East Baton Rouge Parish could cut its law enforcement costs by at least 20 percent by implementing efficiencies and services such as a new mental health facility and a smaller but more-efficient parish prison, a Chicago-based consultant told city and law enforcement leaders on Wednesday.
On one hand, consultant Stephen Goldsmith seemed to reinforce the ideas laid out in a $335 million law enforcement tax proposal, rejected by the Metro Council in January.
But Goldsmith, who has served as both a district attorney and mayor of Indianapolis also suggested that East Baton Rouge Parish officials should start by carefully reviewing data and assessing the parish’s needs to tailor a law enforcement plan for the parish. He also backed the idea of working with a private company to build a new prison for the parish, as opposed to the mayor’s earlier proposal to issue bonds to be repaid by tax dollars.
Mayor Pro-Tem Chandler Loupe, who facilitated Goldsmith’s meetings with the various officials, said Goldsmith is extremely knowledgeable in this area and his presentation underscores the fact that the tax plan presented to the Metro Council this year was not properly vetted.
“Obviously, if we are still seeking data, asking questions about cost savings, it indicates to me that the prior bond proposal was not complete,” Loupe said.
The Mayor’s Office presented the proposal, which was backed by the district attorney and parish sheriff, to ask voters to approve tax increases to build and staff a new, larger parish prison, a mental health facility, a new juvenile justice center and a new building for the District Attorney and Public Defender offices.
The council seemed largely supportive of initiatives for law enforcement, particularly a mental health facility that leaders said would reduce the number of nonviolent mentally ill people being dropped off in prison. Law enforcement leaders say the facility, which they dubbed the Restoration Center, would act as a safety net for mentally ill people arrested on misdemeanor violations but placed in jail because the parish’s only mental health emergency unit closed with the Earl K. Long hospital in 2013.
The council ultimately decided against putting the proposal on the May ballot, with some expressing concerns about a lack of information and others saying the issue should be presented to voters in the fall when voter turnout is higher.

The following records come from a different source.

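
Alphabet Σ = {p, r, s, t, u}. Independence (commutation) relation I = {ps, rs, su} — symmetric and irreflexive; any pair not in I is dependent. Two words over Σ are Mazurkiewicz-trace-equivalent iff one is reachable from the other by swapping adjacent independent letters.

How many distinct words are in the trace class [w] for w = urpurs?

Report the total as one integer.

6

drop 0:u onto floor
drop 1:r onto {0:u}
drop 2:p onto {1:r}
drop 3:u onto {2:p}
drop 4:r onto {3:u}
drop 5:s onto floor
ground layer = {0:u, 5:s}
drop-orders for the pieces not yet dropped (sum over which currently-grounded one goes next):
  1 to go: {4} 1  {5} 1
  2 to go: {3,4} 1  {4,5} 2
  3 to go: {2,3,4} 1  {3,4,5} 3
  4 to go: {1,2,3,4} 1  {2,3,4,5} 4
  if 0:u drops first: 5 orders
  if 5:s drops first: 1 orders
heap linearizations: 6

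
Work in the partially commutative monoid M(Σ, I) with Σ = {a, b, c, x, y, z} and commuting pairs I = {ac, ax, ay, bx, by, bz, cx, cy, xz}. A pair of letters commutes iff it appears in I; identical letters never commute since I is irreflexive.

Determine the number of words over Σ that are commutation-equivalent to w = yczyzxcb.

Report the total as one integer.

8

0(y) covers ∅
1(c) covers ∅
2(z) covers 0:y, 1:c
3(y) covers 2:z
4(z) covers 3:y
5(x) covers 3:y
6(c) covers 4:z
7(b) covers 6:c
floor of heap: 0:y, 1:c
completions by unplaced set U, small U first (add the entries for U minus each lowest piece of U):
  |U|=1: {5}:1  {7}:1
  |U|=2: {5,7}:2  {6,7}:1
  |U|=3: {4,6,7}:1  {5,6,7}:3
  |U|=4: {4,5,6,7}:4
  |U|=5: {3,4,5,6,7}:4
  |U|=6: {2,3,4,5,6,7}:4
  start at 0(y): 4
  start at 1(c): 4
sum over floor = 8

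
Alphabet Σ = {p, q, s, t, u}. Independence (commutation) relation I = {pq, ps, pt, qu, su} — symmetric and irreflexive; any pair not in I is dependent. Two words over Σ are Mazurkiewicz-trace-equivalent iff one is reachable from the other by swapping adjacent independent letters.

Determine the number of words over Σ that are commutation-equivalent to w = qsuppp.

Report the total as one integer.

0(q) covers ∅
1(s) covers 0:q
2(u) covers ∅
3(p) covers 2:u
4(p) covers 3:p
5(p) covers 4:p
floor of heap: 0:q, 2:u
completions by unplaced set U, small U first (add the entries for U minus each lowest piece of U):
  |U|=1: {1}:1  {5}:1
  |U|=2: {0,1}:1  {1,5}:2  {4,5}:1
  |U|=3: {0,1,5}:3  {1,4,5}:3  {3,4,5}:1
  |U|=4: {0,1,4,5}:6  {1,3,4,5}:4  {2,3,4,5}:1
  start at 0(q): 5
  start at 2(u): 10
sum over floor = 15

15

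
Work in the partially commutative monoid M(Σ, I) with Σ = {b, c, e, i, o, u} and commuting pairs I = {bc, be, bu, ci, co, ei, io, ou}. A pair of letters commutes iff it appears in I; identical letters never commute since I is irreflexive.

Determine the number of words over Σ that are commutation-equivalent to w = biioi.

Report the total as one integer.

4

0(b) covers ∅
1(i) covers 0:b
2(i) covers 1:i
3(o) covers 0:b
4(i) covers 2:i
floor of heap: 0:b
completions by unplaced set U, small U first (add the entries for U minus each lowest piece of U):
  |U|=1: {3}:1  {4}:1
  |U|=2: {2,4}:1  {3,4}:2
  |U|=3: {1,2,4}:1  {2,3,4}:3
  start at 0(b): 4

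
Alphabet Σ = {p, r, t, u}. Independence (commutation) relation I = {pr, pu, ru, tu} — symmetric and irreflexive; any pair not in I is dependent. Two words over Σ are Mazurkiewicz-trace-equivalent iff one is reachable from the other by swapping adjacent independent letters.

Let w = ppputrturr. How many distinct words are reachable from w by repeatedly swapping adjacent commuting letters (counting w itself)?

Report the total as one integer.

#0=p has no predecessor
#1=p depends on [0:p]
#2=p depends on [1:p]
#3=u has no predecessor
#4=t depends on [2:p]
#5=r depends on [4:t]
#6=t depends on [5:r]
#7=u depends on [3:u]
#8=r depends on [6:t]
#9=r depends on [8:r]
sources: [0:p, 3:u]
N(rest) = Σ N(rest − s) over sources s of rest; N(one piece) = 1:
  size 1 → [7]=1  [9]=1
  size 2 → [3,7]=1  [7,9]=2  [8,9]=1
  size 3 → [3,7,9]=3  [6,8,9]=1  [7,8,9]=3
  size 4 → [3,7,8,9]=6  [5,6,8,9]=1  [6,7,8,9]=4
  size 5 → [3,6,7,8,9]=10  [4,5,6,8,9]=1  [5,6,7,8,9]=5
  size 6 → [2,4,5,6,8,9]=1  [3,5,6,7,8,9]=15  [4,5,6,7,8,9]=6
  size 7 → [1,2,4,5,6,8,9]=1  [2,4,5,6,7,8,9]=7  [3,4,5,6,7,8,9]=21
  size 8 → [0,1,2,4,5,6,8,9]=1  [1,2,4,5,6,7,8,9]=8  [2,3,4,5,6,7,8,9]=28
  first=0(p) contributes 36
  first=3(u) contributes 9
|[w]| = 45

45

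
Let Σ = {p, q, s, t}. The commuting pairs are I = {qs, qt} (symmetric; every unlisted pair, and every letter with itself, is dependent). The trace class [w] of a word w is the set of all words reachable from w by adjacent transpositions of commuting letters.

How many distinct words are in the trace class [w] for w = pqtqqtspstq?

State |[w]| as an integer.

60

piece 0:p — minimal
piece 1:q rests on {0:p}
piece 2:t rests on {0:p}
piece 3:q rests on {1:q}
piece 4:q rests on {3:q}
piece 5:t rests on {2:t}
piece 6:s rests on {5:t}
piece 7:p rests on {4:q, 6:s}
piece 8:s rests on {7:p}
piece 9:t rests on {8:s}
piece 10:q rests on {7:p}
minimal pieces: {0:p}
ways to finish when only these pieces remain (= sum over removing one remaining piece with nothing left below it):
  1 left: {9}→1  {10}→1
  2 left: {8,9}→1  {9,10}→2
  3 left: {8,9,10}→3
  4 left: {7,8,9,10}→3
  5 left: {4,7,8,9,10}→3  {6,7,8,9,10}→3
  6 left: {3,4,7,8,9,10}→3  {4,6,7,8,9,10}→6  {5,6,7,8,9,10}→3
  7 left: {1,3,4,7,8,9,10}→3  {2,5,6,7,8,9,10}→3  {3,4,6,7,8,9,10}→9  {4,5,6,7,8,9,10}→9
  8 left: {1,3,4,6,7,8,9,10}→12  {2,4,5,6,7,8,9,10}→12  {3,4,5,6,7,8,9,10}→18
  9 left: {1,3,4,5,6,7,8,9,10}→30  {2,3,4,5,6,7,8,9,10}→30
  placing 0:p first → 60 extensions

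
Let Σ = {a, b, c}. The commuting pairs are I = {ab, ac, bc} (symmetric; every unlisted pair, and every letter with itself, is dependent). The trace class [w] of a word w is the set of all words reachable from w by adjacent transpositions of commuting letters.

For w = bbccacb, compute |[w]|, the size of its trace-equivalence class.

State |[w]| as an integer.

140

0(b) covers ∅
1(b) covers 0:b
2(c) covers ∅
3(c) covers 2:c
4(a) covers ∅
5(c) covers 3:c
6(b) covers 1:b
floor of heap: 0:b, 2:c, 4:a
completions by unplaced set U, small U first (add the entries for U minus each lowest piece of U):
  |U|=1: {4}:1  {5}:1  {6}:1
  |U|=2: {1,6}:1  {3,5}:1  {4,5}:2  {4,6}:2  {5,6}:2
  |U|=3: {0,1,6}:1  {1,4,6}:3  {1,5,6}:3  {2,3,5}:1  {3,4,5}:3  {3,5,6}:3  {4,5,6}:6
  |U|=4: {0,1,4,6}:4  {0,1,5,6}:4  {1,3,5,6}:6  {1,4,5,6}:12  {2,3,4,5}:4  {2,3,5,6}:4  {3,4,5,6}:12
  |U|=5: {0,1,3,5,6}:10  {0,1,4,5,6}:20  {1,2,3,5,6}:10  {1,3,4,5,6}:30  {2,3,4,5,6}:20
  start at 0(b): 60
  start at 2(c): 60
  start at 4(a): 20
sum over floor = 140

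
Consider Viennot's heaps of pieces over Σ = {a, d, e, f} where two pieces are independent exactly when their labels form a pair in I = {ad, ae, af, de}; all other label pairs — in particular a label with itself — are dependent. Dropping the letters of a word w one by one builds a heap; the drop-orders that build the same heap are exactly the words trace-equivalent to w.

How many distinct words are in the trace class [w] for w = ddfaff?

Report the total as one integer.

drop 0:d onto floor
drop 1:d onto {0:d}
drop 2:f onto {1:d}
drop 3:a onto floor
drop 4:f onto {2:f}
drop 5:f onto {4:f}
ground layer = {0:d, 3:a}
drop-orders for the pieces not yet dropped (sum over which currently-grounded one goes next):
  1 to go: {3} 1  {5} 1
  2 to go: {3,5} 2  {4,5} 1
  3 to go: {2,4,5} 1  {3,4,5} 3
  4 to go: {1,2,4,5} 1  {2,3,4,5} 4
  if 0:d drops first: 5 orders
  if 3:a drops first: 1 orders
heap linearizations: 6

6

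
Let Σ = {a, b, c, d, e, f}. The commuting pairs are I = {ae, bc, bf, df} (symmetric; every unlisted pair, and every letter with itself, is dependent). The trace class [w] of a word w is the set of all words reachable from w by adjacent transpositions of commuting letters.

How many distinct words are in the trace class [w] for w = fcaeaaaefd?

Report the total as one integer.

0(f) covers ∅
1(c) covers 0:f
2(a) covers 1:c
3(e) covers 1:c
4(a) covers 2:a
5(a) covers 4:a
6(a) covers 5:a
7(e) covers 3:e
8(f) covers 6:a, 7:e
9(d) covers 6:a, 7:e
floor of heap: 0:f
completions by unplaced set U, small U first (add the entries for U minus each lowest piece of U):
  |U|=1: {8}:1  {9}:1
  |U|=2: {8,9}:2
  |U|=3: {6,8,9}:2  {7,8,9}:2
  |U|=4: {3,7,8,9}:2  {5,6,8,9}:2  {6,7,8,9}:4
  |U|=5: {3,6,7,8,9}:6  {4,5,6,8,9}:2  {5,6,7,8,9}:6
  |U|=6: {2,4,5,6,8,9}:2  {3,5,6,7,8,9}:12  {4,5,6,7,8,9}:8
  |U|=7: {2,4,5,6,7,8,9}:10  {3,4,5,6,7,8,9}:20
  |U|=8: {2,3,4,5,6,7,8,9}:30
  start at 0(f): 30

30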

The Baton Rouge Area Foundation, which introduced and pushed the Restoration Center plans, assembled a team of industry professionals who have since created a design draft of what a mental health center should look like and what services it could offer. BRAF will unveil the design draft for the mental health center at 1 p.m. April 27 at the Main Library on Goodwood Boulevard.
The Huron Group, represented by Goldsmith, has indicated it would like to do work with the city-parish to facilitate the research and financing for the law enforcement infrastructure. Goldsmith said the law enforcement issues need to be addressed comprehensively, and possibly with several new buildings.
He said a mental health facility could not only reduce the number of beds needed in the parish jail, but could greatly reduce the city-parish’s medical costs.
He noted that when mentally ill people are treated in hospitals, those costs are covered by their insurance, Medicaid or Medicare programs. But when they are sent to the prison because of lack of alternatives, the burden of those treatment costs goes to the city-parish.
“There are all sorts of embedded costs,” he said. “Clearly, something needs to be done.”
He also said once the data determines more definitively how many beds could be reduced, a plan for a smaller, more efficiently run jail could be pushed, lowering inmate costs.
Goldsmith also supports public-private partnerships to build prisons.
He said the most successful versions of this model occur when a private company offers to foot the bill for building a new prison, but the Sheriff’s Office continues to staff it.
The city-parish would likely have a 35-year payment agreement with the company to cover the capital costs and, at the end of that time period, would take ownership of the facility.
Officials with the Mayor’s Office and the Sheriff’s Office have mostly been dismissive of suggestions by council members to explore privatization, based on the premise that private companies would want to staff the prison and would displace sheriff’s deputies who currently guard the jail.
“We’ve never opposed a public-private partnership, but we couldn’t find a private company that would come in and let the sheriff still run it,” said William Daniel, chief administrative officer for Mayor-President Kip Holden.
Daniel said he disagreed that the tax plan, as presented in January, was hastily conceived, noting that their estimate for a $200 million jail with 900 more beds took into consideration their own estimates for what a mental health facility could offer as far as diverting inmates.
He said the Mayor’s Office is open to what Goldsmith had to say, but said the plan would “still require money over and above what we can currently afford.”
Loupe said another tax proposal to fund law enforcement infrastructure and services isn’t off the table.
“I do envision it coming back in a different form, but in a form we can explain dollar by dollar, the bricks and mortar, the operation costs, and the costs savings that we can explain to the tax payers,” he said.